NatWest Markets, the investment banking arm of London-based NatWest Group, agreed to pay approximately $35 million in a criminal fine, restitution, and forfeiture after admitting to engaging in various fraud schemes over the span of a decade in U.S. Treasury markets.
NatWest Markets (NatWest) pleaded guilty Tuesday in U.S. federal court to one count of wire fraud and one count of securities fraud in connection with historical spoofing conducted by former employees in U.S. Treasury markets between January 2008 and May 2014 and, separately, during approximately three months in 2018. U.S. District Judge Omar Williams of the District of Connecticut accepted the pleas.
NatWest will pay a $25.2 million criminal fine, approximately $2.8 million of criminal forfeiture, and approximately $6.8 million in restitution. Additionally, the bank will serve three years of probation and has agreed to compliance program reviews and improvements, reporting and cooperation obligations, and the imposition of an independent compliance monitor.

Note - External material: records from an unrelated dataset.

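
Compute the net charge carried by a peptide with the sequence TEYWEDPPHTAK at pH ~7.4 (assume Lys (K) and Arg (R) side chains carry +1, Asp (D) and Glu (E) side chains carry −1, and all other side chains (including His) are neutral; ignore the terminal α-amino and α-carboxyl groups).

Positive (K, R): K12 → +1.
Negative (D, E): E2, E5, D6 → −3.
Net charge = (+1) + (−3) = −2.

-2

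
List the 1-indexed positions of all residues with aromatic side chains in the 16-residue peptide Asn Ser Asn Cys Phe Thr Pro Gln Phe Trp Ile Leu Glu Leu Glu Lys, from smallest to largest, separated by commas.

5, 9, 10

Phenylalanine (F), tryptophan (W), and tyrosine (Y) have aromatic ring side chains.
Matching residues: Phe5, Phe9, Trp10.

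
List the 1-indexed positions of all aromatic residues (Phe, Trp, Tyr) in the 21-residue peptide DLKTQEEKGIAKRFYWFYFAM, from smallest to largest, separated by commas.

Matching residues: F14, Y15, W16, F17, Y18, F19.

14, 15, 16, 17, 18, 19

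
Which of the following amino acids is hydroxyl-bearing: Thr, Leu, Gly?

Thr

S, T, and Y are the three residues with a side-chain hydroxyl.
Of the listed options, only Thr belongs to this group.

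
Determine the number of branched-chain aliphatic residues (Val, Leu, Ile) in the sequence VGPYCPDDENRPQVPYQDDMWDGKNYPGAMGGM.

Matching residues: V1, V14.

2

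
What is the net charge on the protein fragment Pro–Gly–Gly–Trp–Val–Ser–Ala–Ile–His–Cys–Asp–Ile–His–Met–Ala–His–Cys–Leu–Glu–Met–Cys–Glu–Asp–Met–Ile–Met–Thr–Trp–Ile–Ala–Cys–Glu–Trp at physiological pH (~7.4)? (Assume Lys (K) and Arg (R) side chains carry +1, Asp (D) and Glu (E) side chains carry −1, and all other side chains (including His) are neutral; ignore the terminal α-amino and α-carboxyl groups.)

Positive (K, R): none → +0.
Negative (D, E): Asp11, Glu19, Glu22, Asp23, Glu32 → −5.
Net charge = (+0) + (−5) = −5.

-5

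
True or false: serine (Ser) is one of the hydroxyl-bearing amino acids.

Serine (S), threonine (T), and tyrosine (Y) each carry a hydroxyl group on the side chain.
Serine is in this group.

True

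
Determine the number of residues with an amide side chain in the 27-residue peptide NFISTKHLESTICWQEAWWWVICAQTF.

Asparagine (N) and glutamine (Q) have uncharged amide side chains.
Matching residues: N1, Q15, Q25.

3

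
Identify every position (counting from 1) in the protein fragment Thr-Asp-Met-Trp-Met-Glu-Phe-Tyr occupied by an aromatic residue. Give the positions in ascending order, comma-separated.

The aromatic amino acids are Phe (F, benzyl), Trp (W, indole), and Tyr (Y, phenol).
Matching residues: Trp4, Phe7, Tyr8.

4, 7, 8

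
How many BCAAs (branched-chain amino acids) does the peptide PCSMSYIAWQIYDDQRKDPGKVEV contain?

4

The BCAAs are Val, Leu, and Ile — aliphatic side chains with a branch point.
Matching residues: I7, I11, V22, V24.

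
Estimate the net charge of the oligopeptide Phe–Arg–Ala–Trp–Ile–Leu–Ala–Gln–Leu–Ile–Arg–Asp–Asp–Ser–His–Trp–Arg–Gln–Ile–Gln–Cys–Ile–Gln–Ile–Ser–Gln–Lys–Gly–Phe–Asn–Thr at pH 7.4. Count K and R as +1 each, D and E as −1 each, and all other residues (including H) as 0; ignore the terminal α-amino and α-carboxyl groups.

+2

Positive (K, R): Arg2, Arg11, Arg17, Lys27 → +4.
Negative (D, E): Asp12, Asp13 → −2.
Net charge = (+4) + (−2) = +2.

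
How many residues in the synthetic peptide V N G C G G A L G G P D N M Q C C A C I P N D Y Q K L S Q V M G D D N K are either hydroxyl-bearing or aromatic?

Hydroxyl-bearing: S, T, Y. Aromatic: F, W, Y.
Hydroxyl-bearing residues here: Y24, S28 (2).
Aromatic residues here: Y24 (1).
Y is in both groups, so the 1 Y residue must not be double-counted.
Total = 2 + 1 − 1 = 2.

2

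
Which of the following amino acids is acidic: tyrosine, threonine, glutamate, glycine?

Only D (aspartate) and E (glutamate) carry a side-chain carboxylic acid.
Of the listed options, only glutamate belongs to this group.

glutamate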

The fraud schemes: Between January 2008 and May 2014, NatWest traders in London and Connecticut independently engaged in fraud in connection with the purchase and sale of U.S. Treasury futures contracts. Separately, in 2018, two traders employed at NatWest’s Singapore branch engaged in fraud in connection with the purchase and sale of U.S. Treasury securities in the secondary (cash) market.

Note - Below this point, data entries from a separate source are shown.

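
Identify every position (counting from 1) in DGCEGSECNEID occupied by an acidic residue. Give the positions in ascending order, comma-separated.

Only D (aspartate) and E (glutamate) carry a side-chain carboxylic acid.
Matching residues: D1, E4, E7, E10, D12.

1, 4, 7, 10, 12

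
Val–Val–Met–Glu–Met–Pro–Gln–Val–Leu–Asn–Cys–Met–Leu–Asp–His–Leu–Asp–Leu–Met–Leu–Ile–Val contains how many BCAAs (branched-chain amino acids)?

Valine (V), leucine (L), and isoleucine (I) are the branched-chain amino acids.
Matching residues: Val1, Val2, Val8, Leu9, Leu13, Leu16, Leu18, Leu20, Ile21, Val22.

10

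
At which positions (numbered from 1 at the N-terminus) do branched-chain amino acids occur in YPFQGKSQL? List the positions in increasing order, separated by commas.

9

V, L, and I make up the branched-chain aliphatic group.
Matching residues: L9.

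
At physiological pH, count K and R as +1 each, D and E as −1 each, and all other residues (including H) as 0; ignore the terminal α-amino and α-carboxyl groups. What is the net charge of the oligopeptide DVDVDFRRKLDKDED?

Positive (K, R): R7, R8, K9, K12 → +4.
Negative (D, E): D1, D3, D5, D11, D13, E14, D15 → −7.
Net charge = (+4) + (−7) = −3.

-3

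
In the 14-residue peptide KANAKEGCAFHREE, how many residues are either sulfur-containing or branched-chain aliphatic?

Sulfur-containing: C, M. Branched-chain aliphatic: I, L, V.
Sulfur-containing residues here: C8 (1).
Branched-chain aliphatic residues here: none (0).
The two groups share no amino acid, so total = 1 + 0 = 1.

1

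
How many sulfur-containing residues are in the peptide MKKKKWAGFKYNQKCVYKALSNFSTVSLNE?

2

Only Cys (C) and Met (M) have a sulfur atom in the side chain.
Matching residues: M1, C15.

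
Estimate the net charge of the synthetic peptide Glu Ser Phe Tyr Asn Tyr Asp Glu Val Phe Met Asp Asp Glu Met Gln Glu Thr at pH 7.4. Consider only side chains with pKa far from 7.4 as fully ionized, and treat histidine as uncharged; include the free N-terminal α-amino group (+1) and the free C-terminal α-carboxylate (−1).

-7

The side chains ionized at physiological pH are Lys/Arg (+1) and Asp/Glu (−1); with His treated as neutral, nothing else contributes.
Positive (K, R): none → +0.
Negative (D, E): Glu1, Asp7, Glu8, Asp12, Asp13, Glu14, Glu17 → −7.
The N-terminus (+1) and C-terminus (−1) cancel.
Net charge = (+0) + (−7) = −7.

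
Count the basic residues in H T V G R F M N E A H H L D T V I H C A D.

K, R, and H are the three residues with basic side chains (ε-amine, guanidinium, and imidazole respectively).
Matching residues: H1, R5, H11, H12, H18.

5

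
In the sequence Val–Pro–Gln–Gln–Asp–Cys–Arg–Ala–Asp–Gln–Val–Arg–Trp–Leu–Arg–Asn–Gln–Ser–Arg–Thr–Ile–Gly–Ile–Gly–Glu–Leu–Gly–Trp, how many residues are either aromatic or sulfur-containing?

Aromatic: F, W, Y. Sulfur-containing: C, M.
Aromatic residues here: Trp13, Trp28 (2).
Sulfur-containing residues here: Cys6 (1).
The two groups share no amino acid, so total = 2 + 1 = 3.

3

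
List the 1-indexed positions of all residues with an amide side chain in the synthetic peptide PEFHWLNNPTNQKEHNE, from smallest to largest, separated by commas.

7, 8, 11, 12, 16

Asparagine (N) and glutamine (Q) have uncharged amide side chains.
Matching residues: N7, N8, N11, Q12, N16.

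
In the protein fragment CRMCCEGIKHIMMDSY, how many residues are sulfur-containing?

The sulfur-bearing residues are cysteine (–SH) and methionine (–S–CH₃).
Matching residues: C1, M3, C4, C5, M12, M13.

6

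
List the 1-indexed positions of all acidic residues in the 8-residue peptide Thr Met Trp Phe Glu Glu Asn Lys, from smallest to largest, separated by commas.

Only D (aspartate) and E (glutamate) carry a side-chain carboxylic acid.
Matching residues: Glu5, Glu6.

5, 6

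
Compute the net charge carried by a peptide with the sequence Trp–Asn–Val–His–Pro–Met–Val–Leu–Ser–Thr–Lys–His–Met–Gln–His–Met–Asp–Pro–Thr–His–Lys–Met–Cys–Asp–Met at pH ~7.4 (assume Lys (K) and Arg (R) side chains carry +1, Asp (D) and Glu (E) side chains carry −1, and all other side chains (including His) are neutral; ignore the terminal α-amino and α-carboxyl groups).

0

Positive (K, R): Lys11, Lys21 → +2.
Negative (D, E): Asp17, Asp24 → −2.
Net charge = (+2) + (−2) = 0.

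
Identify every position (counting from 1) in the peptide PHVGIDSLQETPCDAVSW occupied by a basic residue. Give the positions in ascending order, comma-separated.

K, R, and H are the three residues with basic side chains (ε-amine, guanidinium, and imidazole respectively).
Matching residues: H2.

2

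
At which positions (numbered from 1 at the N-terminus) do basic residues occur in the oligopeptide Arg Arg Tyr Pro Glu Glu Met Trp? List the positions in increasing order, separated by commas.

The basic amino acids are Lys (K), Arg (R), and His (H).
Matching residues: Arg1, Arg2.

1, 2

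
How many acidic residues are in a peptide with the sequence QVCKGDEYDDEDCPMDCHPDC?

Aspartate (D) and glutamate (E) have carboxylic-acid side chains and are the acidic amino acids.
Matching residues: D6, E7, D9, D10, E11, D12, D16, D20.

8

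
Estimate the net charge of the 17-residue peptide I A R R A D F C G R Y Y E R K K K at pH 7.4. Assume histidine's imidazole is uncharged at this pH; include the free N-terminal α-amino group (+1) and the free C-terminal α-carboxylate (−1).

Near pH 7.4, K and R contribute +1 each, D and E contribute −1 each, and every other side chain (His included, as stated) is uncharged.
Positive (K, R): R3, R4, R10, R14, K15, K16, K17 → +7.
Negative (D, E): D6, E13 → −2.
The N-terminus (+1) and C-terminus (−1) cancel.
Net charge = (+7) + (−2) = +5.

+5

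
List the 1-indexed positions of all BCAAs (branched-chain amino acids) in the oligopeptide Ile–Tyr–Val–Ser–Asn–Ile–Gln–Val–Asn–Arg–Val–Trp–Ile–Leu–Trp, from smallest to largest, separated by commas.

Valine (V), leucine (L), and isoleucine (I) are the branched-chain amino acids.
Matching residues: Ile1, Val3, Ile6, Val8, Val11, Ile13, Leu14.

1, 3, 6, 8, 11, 13, 14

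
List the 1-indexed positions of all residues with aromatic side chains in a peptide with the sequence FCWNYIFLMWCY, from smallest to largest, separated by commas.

Phenylalanine (F), tryptophan (W), and tyrosine (Y) have aromatic ring side chains.
Matching residues: F1, W3, Y5, F7, W10, Y12.

1, 3, 5, 7, 10, 12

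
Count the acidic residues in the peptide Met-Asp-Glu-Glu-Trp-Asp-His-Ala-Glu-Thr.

5

The acidic residues are Asp (D) and Glu (E), whose side chains end in a carboxylate group.
Matching residues: Asp2, Glu3, Glu4, Asp6, Glu9.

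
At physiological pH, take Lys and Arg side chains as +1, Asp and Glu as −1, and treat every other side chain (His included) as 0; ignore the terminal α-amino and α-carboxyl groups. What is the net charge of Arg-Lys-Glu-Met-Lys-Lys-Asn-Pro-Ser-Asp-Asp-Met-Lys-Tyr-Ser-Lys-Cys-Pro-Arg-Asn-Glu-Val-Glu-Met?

Positive (K, R): Arg1, Lys2, Lys5, Lys6, Lys13, Lys16, Arg19 → +7.
Negative (D, E): Glu3, Asp10, Asp11, Glu21, Glu23 → −5.
Net charge = (+7) + (−5) = +2.

+2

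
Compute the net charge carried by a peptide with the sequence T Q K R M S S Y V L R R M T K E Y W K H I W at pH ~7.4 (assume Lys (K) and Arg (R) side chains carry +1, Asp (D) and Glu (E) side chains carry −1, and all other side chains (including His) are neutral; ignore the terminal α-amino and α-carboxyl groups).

+5

Positive (K, R): K3, R4, R11, R12, K15, K19 → +6.
Negative (D, E): E16 → −1.
Net charge = (+6) + (−1) = +5.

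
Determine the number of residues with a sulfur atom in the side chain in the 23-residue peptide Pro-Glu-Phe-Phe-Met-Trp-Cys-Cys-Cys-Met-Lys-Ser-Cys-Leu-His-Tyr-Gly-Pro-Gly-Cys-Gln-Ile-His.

7

Cysteine (C, thiol) and methionine (M, thioether) are the two sulfur-containing amino acids.
Matching residues: Met5, Cys7, Cys8, Cys9, Met10, Cys13, Cys20.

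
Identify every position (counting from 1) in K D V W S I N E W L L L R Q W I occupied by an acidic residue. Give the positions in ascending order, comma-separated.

2, 8

The acidic residues are Asp (D) and Glu (E), whose side chains end in a carboxylate group.
Matching residues: D2, E8.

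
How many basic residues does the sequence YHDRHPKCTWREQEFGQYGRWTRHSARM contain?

9

The basic amino acids are Lys (K), Arg (R), and His (H).
Matching residues: H2, R4, H5, K7, R11, R20, R23, H24, R27.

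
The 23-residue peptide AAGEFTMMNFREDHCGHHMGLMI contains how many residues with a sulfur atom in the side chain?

5

Cysteine (C, thiol) and methionine (M, thioether) are the two sulfur-containing amino acids.
Matching residues: M7, M8, C15, M19, M22.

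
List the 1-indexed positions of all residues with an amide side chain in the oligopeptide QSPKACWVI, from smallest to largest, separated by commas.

1

Only N (asparagine) and Q (glutamine) carry a side-chain carboxamide.
Matching residues: Q1.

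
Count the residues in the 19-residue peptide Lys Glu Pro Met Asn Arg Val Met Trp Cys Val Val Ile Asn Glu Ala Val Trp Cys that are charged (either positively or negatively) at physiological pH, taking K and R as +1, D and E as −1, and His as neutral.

Charged side chains at pH ~7.4: K, R (positive); D, E (negative).
Matching residues: Lys1, Glu2, Arg6, Glu15.

4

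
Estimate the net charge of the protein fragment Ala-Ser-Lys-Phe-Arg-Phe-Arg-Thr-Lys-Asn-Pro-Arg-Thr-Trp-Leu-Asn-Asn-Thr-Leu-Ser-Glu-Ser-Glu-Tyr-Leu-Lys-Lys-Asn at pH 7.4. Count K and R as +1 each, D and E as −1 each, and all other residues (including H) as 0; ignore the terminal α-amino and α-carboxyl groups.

Positive (K, R): Lys3, Arg5, Arg7, Lys9, Arg12, Lys26, Lys27 → +7.
Negative (D, E): Glu21, Glu23 → −2.
Net charge = (+7) + (−2) = +5.

+5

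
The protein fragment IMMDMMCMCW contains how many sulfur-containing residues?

7

The sulfur-bearing residues are cysteine (–SH) and methionine (–S–CH₃).
Matching residues: M2, M3, M5, M6, C7, M8, C9.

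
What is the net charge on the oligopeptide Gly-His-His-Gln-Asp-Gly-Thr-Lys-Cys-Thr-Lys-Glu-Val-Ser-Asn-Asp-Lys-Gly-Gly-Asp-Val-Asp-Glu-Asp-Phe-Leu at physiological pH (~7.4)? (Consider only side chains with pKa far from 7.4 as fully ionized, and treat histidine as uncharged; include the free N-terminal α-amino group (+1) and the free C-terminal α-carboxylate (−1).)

The side chains ionized at physiological pH are Lys/Arg (+1) and Asp/Glu (−1); with His treated as neutral, nothing else contributes.
Positive (K, R): Lys8, Lys11, Lys17 → +3.
Negative (D, E): Asp5, Glu12, Asp16, Asp20, Asp22, Glu23, Asp24 → −7.
The N-terminus (+1) and C-terminus (−1) cancel.
Net charge = (+3) + (−7) = −4.

-4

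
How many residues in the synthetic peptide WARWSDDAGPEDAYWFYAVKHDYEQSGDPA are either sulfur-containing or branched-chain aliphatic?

Sulfur-containing: C, M. Branched-chain aliphatic: I, L, V.
Sulfur-containing residues here: none (0).
Branched-chain aliphatic residues here: V19 (1).
The two groups share no amino acid, so total = 0 + 1 = 1.

1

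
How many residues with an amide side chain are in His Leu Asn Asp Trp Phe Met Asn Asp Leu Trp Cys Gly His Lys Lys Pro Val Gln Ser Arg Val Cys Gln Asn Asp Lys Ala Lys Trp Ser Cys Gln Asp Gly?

Only N (asparagine) and Q (glutamine) carry a side-chain carboxamide.
Matching residues: Asn3, Asn8, Gln19, Gln24, Asn25, Gln33.

6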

The 2018 misconduct constituted a material breach of an October 2017 non-prosecution agreement (NPA) between the U.S. Attorney’s Office for the District of Connecticut and NatWest’s U.S. broker-dealer subsidiary, NatWest Markets Securities (formerly RBS Securities), according to the Department of Justice. The scheme occurred while NatWest (formerly The Royal Bank of Scotland) was on probation following its January 2017 sentencing for conspiring to manipulate the foreign currency exchange market.
In a statement, NatWest Markets noted it “reported the trading upon discovery and, following investigation, dismissed the employees concerned.”

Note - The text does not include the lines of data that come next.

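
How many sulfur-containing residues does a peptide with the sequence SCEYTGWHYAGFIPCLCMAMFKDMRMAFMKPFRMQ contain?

Cysteine (C, thiol) and methionine (M, thioether) are the two sulfur-containing amino acids.
Matching residues: C2, C15, C17, M18, M20, M24, M26, M29, M34.

9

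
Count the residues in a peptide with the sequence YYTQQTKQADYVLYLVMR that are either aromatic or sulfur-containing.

5

Aromatic: F, W, Y. Sulfur-containing: C, M.
Aromatic residues here: Y1, Y2, Y11, Y14 (4).
Sulfur-containing residues here: M17 (1).
The two groups share no amino acid, so total = 4 + 1 = 5.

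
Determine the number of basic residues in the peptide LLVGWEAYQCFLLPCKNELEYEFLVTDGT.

The basic amino acids are Lys (K), Arg (R), and His (H).
Matching residues: K16.

1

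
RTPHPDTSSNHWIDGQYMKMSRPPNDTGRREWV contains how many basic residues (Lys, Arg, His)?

Matching residues: R1, H4, H11, K19, R22, R29, R30.

7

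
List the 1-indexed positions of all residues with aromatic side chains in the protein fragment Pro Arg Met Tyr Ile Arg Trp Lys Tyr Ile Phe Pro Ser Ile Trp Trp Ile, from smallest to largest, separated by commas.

4, 7, 9, 11, 15, 16

F, W, and Y each carry an aromatic ring on the side chain.
Matching residues: Tyr4, Trp7, Tyr9, Phe11, Trp15, Trp16.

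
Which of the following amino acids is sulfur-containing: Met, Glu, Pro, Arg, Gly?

Cysteine (C, thiol) and methionine (M, thioether) are the two sulfur-containing amino acids.
Of the listed options, only Met belongs to this group.

Met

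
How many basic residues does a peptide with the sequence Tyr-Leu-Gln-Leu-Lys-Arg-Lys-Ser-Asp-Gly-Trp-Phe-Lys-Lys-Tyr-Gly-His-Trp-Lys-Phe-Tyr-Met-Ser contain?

The basic amino acids are Lys (K), Arg (R), and His (H).
Matching residues: Lys5, Arg6, Lys7, Lys13, Lys14, His17, Lys19.

7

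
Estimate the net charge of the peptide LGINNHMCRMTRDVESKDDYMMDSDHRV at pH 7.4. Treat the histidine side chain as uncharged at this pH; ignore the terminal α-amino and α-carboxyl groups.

-2

At pH ~7.4 the Lys and Arg side chains are protonated (+1), the Asp and Glu side chains are deprotonated (−1), and with His taken as neutral all other side chains carry no charge.
Positive (K, R): R9, R12, K17, R27 → +4.
Negative (D, E): D13, E15, D18, D19, D23, D25 → −6.
Net charge = (+4) + (−6) = −2.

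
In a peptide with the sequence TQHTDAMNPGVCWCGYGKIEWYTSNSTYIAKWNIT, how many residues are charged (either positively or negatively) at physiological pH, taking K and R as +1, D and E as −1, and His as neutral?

4

Charged side chains at pH ~7.4: K, R (positive); D, E (negative).
Matching residues: D5, K18, E20, K31.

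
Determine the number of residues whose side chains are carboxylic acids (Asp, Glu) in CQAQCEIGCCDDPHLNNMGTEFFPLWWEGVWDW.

Matching residues: E6, D11, D12, E21, E28, D32.

6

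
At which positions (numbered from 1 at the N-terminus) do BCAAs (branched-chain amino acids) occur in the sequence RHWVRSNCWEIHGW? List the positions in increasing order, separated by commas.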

“Company executives should realize that investment in compliance programs can avoid situations like this and take action accordingly.”
Deputy Attorney General Lisa Monaco
Spoofing misconduct: “In each scheme, NatWest traders engaged in ‘spoofing’ by placing orders with the intent to cancel those orders before execution, attempting to profit by deceiving other market participants by injecting false and misleading information regarding the existence of genuine supply and demand in the market,” the Department of Justice stated. “The spoof orders were designed to artificially push up or down the prevailing market price so that the NatWest traders could trade more profitably as a result of these schemes.”
In one example cited, a NatWest trader engaged in cross-market manipulation by placing spoof orders in the futures market to profit from trading in the cash market.
Aggravating factors: The Justice Department stated several relevant considerations contributed to its criminal resolution with NatWest, “including the nature and seriousness of the offense, NatWest’s substantial prior history of other criminal conduct and civil and regulatory actions against it, its breach of a prior agreement, and the state of NatWest’s compliance program.”
According to plea agreement documents, NatWest “had an inadequate and ineffective compliance program and internal controls as they related to prevention and prompt detection of fraudulent trade practices, such as spoofing.”
“As we have previously warned, there will be serious consequences for a company that breaches the terms of an agreement with the government,” said Deputy Attorney General Lisa Monaco in a press release. “… Company executives should realize that investment in compliance programs can avoid situations like this and take action accordingly.”
NatWest stated the plea agreement reached with the Department of Justice and the U.S. Attorney’s Office for the District of Connecticut “will resolve both the spoofing conduct and the breach of the NPA.”
NatWest Markets CEO Robert Begbie said the bank is “pleased to resolve this matter” and that “the behavior of these individuals was unacceptable and has no place in the bank we are today.”
Last week, NatWest was fined £264.8 million (U.S. $350 million) for three offenses of failing to comply with the U.K.’s anti-money laundering laws. The fine marked the first time the U.K. Financial Conduct Authority pursued criminal charges for money laundering failings.